Dario Pignotti, periodista y corresponsal de Página 12 en Brasil, explicó en Sobre la Hora la situación en el vecino país donde las fuerzas de seguridad están habilitadas para matar por decreto, y por los dichos del Ministro de Economía, Pablo Guedes, sobre la instauración de medidas de la dictadura. «Este es el Brasil que desde hace muchos meses camina hacia una especie de deriva post-democrática» indicó.

Brasil tiene una suerte de gran proceso de declinación democrática desde hace por lo menos 11 meses cuando fue Jair Bolsonaro puesto en el cargo, y ya a poco de asumir dijo que su misión era acabar con el socialismo que había gobernado en los últimos años, y de declararle la guerra a todos aquellos que se opusieran a los principios de la familia, y de los valores tradicionales. Bolsonaro no hace de este discurso una retórica sino una estrategia y su plan es a fuerza de iniciativas, de proyectos de ley, de movilizaciones militares, de presiones, el de ir deshidratando la democracia.

Guedes, aseguró en Washington que ante las protestas callejeras en el país, no hay que «asustarse» si se solicita el Acta Institucional número 5 (AI-5), fundacional de la dictadura militar en el ’68, mediante la cual se cerró el Congreso y se suspendieron las garantías constitucionales.

Al respecto, Pignotti remarcó que «no hay dudas de que el presidente lo envió para que dijera esto», un día después de aprobar el decreto para que las manifestaciones puedan ser reprimidas y «en ese mismo proyecto se contempla que si hubiera manifestantes muertos, los soldados o policías culpables del asesinato deben ser exculpados».
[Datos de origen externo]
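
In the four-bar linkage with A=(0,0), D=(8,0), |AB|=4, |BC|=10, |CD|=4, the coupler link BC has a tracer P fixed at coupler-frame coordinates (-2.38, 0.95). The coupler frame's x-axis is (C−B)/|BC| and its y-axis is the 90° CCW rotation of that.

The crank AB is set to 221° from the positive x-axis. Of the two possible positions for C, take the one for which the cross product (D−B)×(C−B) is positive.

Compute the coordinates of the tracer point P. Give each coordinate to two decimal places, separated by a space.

A=(0,0), D=(8.00,0)
B = A + 4.00·(cos221°, sin221°) = (-3.0188, -2.6242)
|BD| = 11.3270
circle(B,10.00) ∩ circle(D,4.00): a=9.3715, h=3.4894
  candidates: C₊=(5.2892,2.9414) cross=39.524; C₋=(6.9061,-3.8475) cross=-39.524
  mode + wants cross > 0 → take C=(5.2892,2.9414) (cross=39.524)
ex = (C−B)/|BC| = (0.8308,0.5566); ey = (-0.5566,0.8308)
P = B + -2.38·ex + 0.95·ey = (-5.5249,-3.1596)

-5.52 -3.16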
«Es cierto que hay voces disidentes, pero hay mucho miedo en Brasil, es decir, quien pudiera desafiar a Bolsonaro, y también con ello a las Fuerzas Armadas, y también a las Fuerzas paramilitares o milicias, sabe a lo que se está exponiendo» ya que han asesinado cerca de 10 dirigentes políticos en los últimos cuatro meses, sin contar la creciente represión en las calles. «En Brasil, disentir, te puede costar la vida» subrayó.

Hasta el 8 de Noviembre, cuando liberaron al ex presidente Lula da Silva, no había debates ni un antagonista fuerte al Presidente Bolsonaro: «Era prácticamente un monólogo en el que él hacía o decidía algo y todo se reumía o a respaldarlo o a simular formas bastantes tibias de posición» y «todo se resumía a disputas entre la extrema derecha y la derecha». La reaparición de Lula como conductor de la oposición fue lo que llevó entonces, al recrudecimiento no solo de los dichos, sino de las medidas antidemocráticas del gobierno.